How do you know if you’re doing a good job as a pastor? By measuring church growth? Altar calls? Sermon complements? Building projects? Pastor appreciation gifts?

It’s hard to know, isn’t it?

This is why pastors like mowing. You do the work and, behold, a mowed yard. Ministry just isn’t like this. You study, teach, and preach and, behold, everyone looks the same as before you did all that work. You pray for your people and nudge them toward Christ in countless conversations; but you often don’t see a lot of progress in their lives.

Add to this the fact that many of our pastors serve in declining communities where young people are moving away to find jobs and nothing is vibrant and growing. If you are in such a community and your church is shrinking over time, does that mean you are a bad servant of Christ Jesus?

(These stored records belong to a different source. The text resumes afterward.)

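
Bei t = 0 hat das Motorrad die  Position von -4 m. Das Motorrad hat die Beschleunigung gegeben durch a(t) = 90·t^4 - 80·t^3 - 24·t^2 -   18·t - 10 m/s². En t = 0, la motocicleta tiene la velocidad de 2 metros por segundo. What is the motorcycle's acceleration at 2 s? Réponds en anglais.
We have acceleration a(t) = 90·t^4 - 80·t^3 - 24·t^2 - 18·t - 10. Substituting t = 2: a(2) = 658.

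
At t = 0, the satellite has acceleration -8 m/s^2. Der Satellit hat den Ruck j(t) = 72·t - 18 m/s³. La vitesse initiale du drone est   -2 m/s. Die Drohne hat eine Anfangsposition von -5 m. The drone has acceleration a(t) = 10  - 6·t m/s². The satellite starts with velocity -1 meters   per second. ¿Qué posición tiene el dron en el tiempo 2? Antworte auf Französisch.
En partant de l'accélération a(t) = 10 - 6·t, nous prenons 2 intégrales. La primitive de l'accélération est la vitesse. En utilisant v(0) = -2, nous obtenons v(t) = -3·t^2 + 10·t - 2. La primitive de la vitesse, avec x(0) = -5, donne la position: x(t) = -t^3 + 5·t^2 - 2·t - 5. De l'équation de la position x(t) = -t^3 + 5·t^2 - 2·t - 5, nous substituons t = 2 pour obtenir x = 3.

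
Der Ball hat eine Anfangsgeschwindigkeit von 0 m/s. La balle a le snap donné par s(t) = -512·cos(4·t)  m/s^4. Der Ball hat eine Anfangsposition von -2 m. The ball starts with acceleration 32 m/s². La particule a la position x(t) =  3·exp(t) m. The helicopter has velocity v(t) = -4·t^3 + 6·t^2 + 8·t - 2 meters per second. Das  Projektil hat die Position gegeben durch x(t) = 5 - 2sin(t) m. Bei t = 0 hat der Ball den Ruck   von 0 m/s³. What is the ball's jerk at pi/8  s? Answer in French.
En partant du snap s(t) = -512·cos(4·t), nous prenons 1 intégrale. En prenant ∫s(t)dt et en appliquant j(0) = 0, nous trouvons j(t) = -128·sin(4·t). De l'équation du jerk j(t) = -128·sin(4·t), nous substituons t = pi/8 pour obtenir j = -128.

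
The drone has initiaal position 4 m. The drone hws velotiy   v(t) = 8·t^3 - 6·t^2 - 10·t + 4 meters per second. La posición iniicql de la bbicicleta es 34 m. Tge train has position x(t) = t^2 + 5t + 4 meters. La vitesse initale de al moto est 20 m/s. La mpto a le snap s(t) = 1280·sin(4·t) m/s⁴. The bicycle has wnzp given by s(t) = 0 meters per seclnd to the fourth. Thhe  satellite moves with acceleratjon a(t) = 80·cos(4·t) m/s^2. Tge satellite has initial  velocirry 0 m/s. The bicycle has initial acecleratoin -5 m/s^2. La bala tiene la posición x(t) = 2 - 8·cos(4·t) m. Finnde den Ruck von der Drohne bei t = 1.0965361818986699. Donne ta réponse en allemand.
Ausgehend von der Geschwindigkeit v(t) = 8·t^3 - 6·t^2 - 10·t + 4, nehmen wir 2 Ableitungen. Mit d/dt von v(t) finden wir a(t) = 24·t^2 - 12·t - 10. Mit d/dt von a(t) finden wir j(t) = 48·t - 12. Wir haben den Ruck j(t) = 48·t - 12. Durch Einsetzen von t = 1.0965361818986699: j(1.0965361818986699) = 40.6337367311362.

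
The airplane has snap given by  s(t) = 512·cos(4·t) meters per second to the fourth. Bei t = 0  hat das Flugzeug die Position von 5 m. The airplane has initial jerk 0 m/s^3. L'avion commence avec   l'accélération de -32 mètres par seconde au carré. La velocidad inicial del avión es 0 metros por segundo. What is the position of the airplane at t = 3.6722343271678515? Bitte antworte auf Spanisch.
Debemos encontrar la antiderivada de nuestra ecuación del snap s(t) = 512·cos(4·t) 4 veces. La antiderivada del snap es la sacudida. Usando j(0) = 0, obtenemos j(t) = 128·sin(4·t). La antiderivada de la sacudida, con a(0) = -32, da la aceleración: a(t) = -32·cos(4·t). Tomando ∫a(t)dt y aplicando v(0) = 0, encontramos v(t) = -8·sin(4·t). La antiderivada de la velocidad es la posición. Usando x(0) = 5, obtenemos x(t) = 2·cos(4·t) + 3. Tenemos la posición x(t) = 2·cos(4·t) + 3. Sustituyendo t = 3.6722343271678515: x(3.6722343271678515) = 1.95160861847879.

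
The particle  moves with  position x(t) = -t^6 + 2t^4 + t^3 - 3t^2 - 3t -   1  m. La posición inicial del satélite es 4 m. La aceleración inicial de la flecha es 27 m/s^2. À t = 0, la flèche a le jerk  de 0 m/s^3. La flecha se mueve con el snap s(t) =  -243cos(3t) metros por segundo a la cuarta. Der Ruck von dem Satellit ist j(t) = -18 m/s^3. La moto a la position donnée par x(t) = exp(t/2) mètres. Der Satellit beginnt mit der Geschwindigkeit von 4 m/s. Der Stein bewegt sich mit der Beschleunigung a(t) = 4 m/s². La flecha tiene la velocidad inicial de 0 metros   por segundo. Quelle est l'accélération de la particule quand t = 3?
En partant de la position x(t) = -t^6 + 2·t^4 + t^3 - 3·t^2 - 3·t - 1, nous prenons 2 dérivées. En prenant d/dt de x(t), nous trouvons v(t) = -6·t^5 + 8·t^3 + 3·t^2 - 6·t - 3. La dérivée de la vitesse donne l'accélération: a(t) = -30·t^4 + 24·t^2 + 6·t - 6. De l'équation de l'accélération a(t) = -30·t^4 + 24·t^2 + 6·t - 6, nous substituons t = 3 pour obtenir a = -2202.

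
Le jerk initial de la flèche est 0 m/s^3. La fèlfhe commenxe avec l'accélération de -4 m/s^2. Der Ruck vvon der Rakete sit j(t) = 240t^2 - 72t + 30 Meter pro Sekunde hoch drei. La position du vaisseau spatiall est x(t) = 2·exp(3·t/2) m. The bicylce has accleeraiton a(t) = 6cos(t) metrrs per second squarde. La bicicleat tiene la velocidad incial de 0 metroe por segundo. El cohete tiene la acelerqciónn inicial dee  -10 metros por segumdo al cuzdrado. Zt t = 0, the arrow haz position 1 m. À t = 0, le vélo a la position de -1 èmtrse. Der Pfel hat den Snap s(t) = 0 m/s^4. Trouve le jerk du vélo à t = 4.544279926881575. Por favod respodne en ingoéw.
We must differentiate our acceleration equation a(t) = 6·cos(t) 1 time. Taking d/dt of a(t), we find j(t) = -6·sin(t). We have jerk j(t) = -6·sin(t). Substituting t = 4.544279926881575: j(4.544279926881575) = 5.91541751653518.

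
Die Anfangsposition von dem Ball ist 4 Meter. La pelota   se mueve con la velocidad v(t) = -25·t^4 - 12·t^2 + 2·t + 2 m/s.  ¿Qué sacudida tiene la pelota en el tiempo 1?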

Let’s look at 1 Timothy 4:6a.

If you put these things before the brothers, you will be a good servant of Christ Jesus…

Here is how a pastor’s goodness or badness can be measured. Good service to Christ is putting “these things” before the brothers. Bad service is not putting “these things” before the brothers. It’s the same way we evaluate waiters. If they put the right food in front of us, they’re doing a good job. If they don’t, they’re doing a bad job.

What are “these things”?

Remember, this is just one paragraph out of a full letter from the Apostle Paul to his delegate, Timothy. He’s talking about the things he’s writing about in the rest of the letter. Things like “the stewardship from God that is by faith” (1:4), “love that issues from a pure heart and a good conscience and a sincere faith” (1:5), the lawful use of the law (1:8-11), proper behavior in the household of God (chapter 2), the qualifications for elders and deacons (chapter 3), etc.

So, for Timothy to measure his success as a servant of Christ Jesus, what question should he ask himself? He should not ask, “Is the church in Ephesus growing,” or even “Are my people accepting these truths.” He can’t control any of that and therefore Christ Jesus wouldn’t measure him by those outcomes.

He should ask instead, “Am I putting these things before the brothers?” “Am I faithfully and accurately taking what the Apostle has given me and placing it under the noses of my people for them to see, hear, and consider?”

This is the measurement for you as well. Are you putting these things—the things God has delivered to you through the prophets and the apostles in his holy word—before your people? They may receive it, or they may reject it. Your church may grow numerically, or it may shrink. You can’t control any of that. Attempting to control those outcomes leads to all kinds of manipulative practices that put great strain on you and your people. You can control the “putting”—the placing under their noses.

You can’t give the growth, but you can plant and water. So don’t measure your work by the growth. Measure it by the planting and watering. There will be seasons of evident growth. There will also be seasons of evident decline. Either way, your work remains the same. “Preach the word; be ready in season and out of season; reprove, rebuke, and exhort with complete patience and teaching” (2 Timothy 4:2).